It was an historic fire year across the Western United States and the Flathead Hotshots were in the thick of it once again.
The Hotshots just wrapped up their 51st fire season. All told, they went to 22 blazes, the latest was close to home — mopping up the still smoldering Sprague Fire in Glacier National Park. That’s more fires than usual — on average, they go to about 14 fires a year.
The team spends a lot of time on the road and in the woods a long ways from home. They went to a whopping nine fires in the first 14 days this year, following the fire season as it moved across the country.
This year was an historic summer, with well over 1 million acres burning in Montana alone.
Local fire managers said they saw fire behavior like they’ve never seen before.
The hotshots? Not so much.
“We see extreme fire behavior everywhere,” noted superintendent Shawn Borgen. This summer in Montana did come with some difficult blazes, for sure.
“We had fires burning at night with more intensity than in the daytime,” he noted.
The toughest blaze of the season they were on was the Sliderock Fire in the Sapphire Complex down in the Bitterroot.
“It wouldn’t stay in the box,” said squad leader Matt Delaney. The fire was burning in steep, challenging, terrain and kept jumping the lines, he noted.
The Sliderock Fire would end up being the smallest of the blazes in that complex, at a little more than 900 acres.
But fires are fires, big or small, and when called into service, the crew goes at it hard.
Hotshot crews in general have at least a couple of years of firefighting experience under their belts, with experience at the district level or on initial attack. They see an awful lot of incidents in the course of a season. In six months, the crew will rack up a whopping 900 hours of overtime on average. That’s a full year’s worth of work crammed into six months. They work 14 days on, with busy fire days running 14 to 16 hours a day. After a 14-day stint, they get two days off, and then they’re back at it again.
“It’s not that we do anything special,” Borgen noted. “We just do it with a much higher frequency ... If it burns, we go.”
There’s more than 100 hot shot crews in nationwide, with the average age of a crew member in the 20s.
The Flathead crew is older, more experienced, with more than a few in the 30s and older. They’re professionals and get the job done, but they’re not as militaristic as some other crews, they noted in a recent interview.
Joan Schumacher, for example, has been fighting fires, primarily as a Hotshot, since 1992.
There’s a general camaraderie among the crew. They get along, and it shows.
“We don’t sweat the small stuff,” noted member Jim Vanice.
The work is grueling at times, but rewarding. They lug around a lot of gear. An average pack runs from 60 to 80 pounds. Imagine taking all the stuff you’d need to go camping with for several days, and then add all the stuff to fight a fire, including a heavy hand tool or chain saw, a fire shelter, 24 hours worth of food, batteries, tape, compass, a radio, headlamps, GPS, toilet paper and water — lots of it — upwards of two gallons per person. That’s 16 pounds of water.
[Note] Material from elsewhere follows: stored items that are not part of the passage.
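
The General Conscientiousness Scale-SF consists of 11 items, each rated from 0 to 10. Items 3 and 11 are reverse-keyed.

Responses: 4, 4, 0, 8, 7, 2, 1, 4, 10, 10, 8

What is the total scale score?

62

Reverse-keyed items use 10 − raw:
  item 3: 10 − 0 = 10
  item 11: 10 − 8 = 2
Scored items: 4, 4, 10, 8, 7, 2, 1, 4, 10, 10, 2
Total = 4 + 4 + 10 + 8 + 7 + 2 + 1 + 4 + 10 + 10 + 2 = 62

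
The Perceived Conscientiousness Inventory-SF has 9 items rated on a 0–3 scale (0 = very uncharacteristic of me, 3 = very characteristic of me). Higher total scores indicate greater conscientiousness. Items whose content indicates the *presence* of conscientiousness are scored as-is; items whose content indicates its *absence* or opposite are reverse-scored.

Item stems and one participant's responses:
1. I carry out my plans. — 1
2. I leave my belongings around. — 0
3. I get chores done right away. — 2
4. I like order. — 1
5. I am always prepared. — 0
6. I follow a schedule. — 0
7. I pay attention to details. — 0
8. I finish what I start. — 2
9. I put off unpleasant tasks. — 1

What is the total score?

11

Items 2, 9 describe the absence/opposite of conscientiousness → reverse-score.
reversed = (0+3) − raw = 3 − raw.
  item 1: 1
  item 2: 3 − 0 = 3
  item 3: 2
  item 4: 1
  item 5: 0
  item 6: 0
  item 7: 0
  item 8: 2
  item 9: 3 − 1 = 2
Total = 1 + 3 + 2 + 1 + 0 + 0 + 0 + 2 + 2 = 11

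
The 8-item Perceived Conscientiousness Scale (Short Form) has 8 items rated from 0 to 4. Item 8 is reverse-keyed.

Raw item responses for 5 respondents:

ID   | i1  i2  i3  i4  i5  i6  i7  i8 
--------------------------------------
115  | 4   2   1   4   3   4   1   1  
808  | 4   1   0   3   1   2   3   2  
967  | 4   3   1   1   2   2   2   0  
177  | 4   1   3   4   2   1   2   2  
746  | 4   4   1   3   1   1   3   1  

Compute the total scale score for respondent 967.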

They sometimes take tents, but often don’t sleep in them. It’s just another thing that has to be broken down in the morning. So they often sleep under tarps.
“Sometimes you get a bug in your ear,” Borgen noted.
And it stays there the whole summer.
Danny Bondurant is one of the crew’s sawyers. His pack also contains a 30-pound chainsaw with a 28-inch bar.
He cuts down trees to build a fire line, while the crews dig and clear line behind him.
It’s dangerous, but rewarding work.
“It’s satisfying to look back and see a piece of line,” he said.
The role of Hotshots has evolved over the years. They don’t just go to fires. Today they go to hurricanes, search and rescues, and other natural disasters. Several of them are trained Emergency Medical Technicians.
But it can be tough to maintain a relationship or marriage, as they’re gone for six months out of the year.
“It’s all on my wife,” said Hotshot Tracey Simonson. “She’s running the household when I’m gone. I can’t do the job without her help.”
Simonson and his wife have a young child and another one on the way.
Being a Hotshot is a badge of honor.
None of them can imagine going back to a 9 to 5 gig.
“This crew represents a cross section of what the Flathead Valley is,” Borgen said. “We go across the country and crush it.”